Sincerely consider the situation and strive to understand their perspective. Be flexible with your boundaries and prepared to tweak them. Be willing to compromise. Remember, this is a negotiation. Strive for a win-win. All parties should feel respected, heard, and served.
What to Do if You Experience Push back
If you follow the above process, your boss and coworkers will likely respect and support you and your boundaries, especially if you’re shouldering your share of the load and they see you’re not trying to shirk responsibilities. But, here’s what you should consider doing if your boss and coworkers push back and are unwilling to consider your boundaries:
1. Restate why you felt you needed to create the boundary.

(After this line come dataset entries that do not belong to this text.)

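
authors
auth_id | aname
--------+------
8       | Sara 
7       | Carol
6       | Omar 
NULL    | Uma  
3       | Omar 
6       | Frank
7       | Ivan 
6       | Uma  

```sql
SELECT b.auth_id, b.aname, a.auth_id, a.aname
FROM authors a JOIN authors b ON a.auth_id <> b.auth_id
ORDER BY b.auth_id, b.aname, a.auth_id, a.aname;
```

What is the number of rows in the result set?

34

INNER JOIN keeps only pairs where the ON condition holds.
Matching on a.auth_id <> b.auth_id. A NULL in a compared column never satisfies the condition.
Matched pairs: 34.
Total: 34 rows.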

Explain why you feel it’s necessary to your productivity and health to have this boundary. Work to clear up any confusion or misunderstanding. If the misunderstanding is resolved, they might not push back anymore. Sincerely listen to understand their thoughts and concerns while expressing your own.
2. Explore a compromise
If you’ve cleared up all misunderstandings but someone is still pushing back, see if you and the other person can compromise. All boundaries should be flexible, especially those in the workplace. Both parties must feel respected and heard. Forging a compromise is a way to protect your needs while respecting the company and serving the other coworker’s needs.
3. Don’t be a doormat.
If the other person is unreasonable and unwilling to compromise, don’t be a doormat because you’re equally important to the company. Don’t allow yourself to be bullied, threatened, or intimidated. Respectfully but firmly, let them know that you will not change your boundary unless they’re willing to compromise as well.
Create professional boundaries that are respectful and flexible to your boss and coworkers. Communicate boundaries clearly and firmly but kindly. Approach the conversation as a negotiation. And if you experience push back, restate the boundary and why you created it. Lastly, always be flexible and willing to compromise, but don’t be a doormat when being bullied, threatened, or intimidated. If all else fails, you may need to consider taking the matter up with your Human Resources department.
Workplace boundaries are essential to your health and productivity.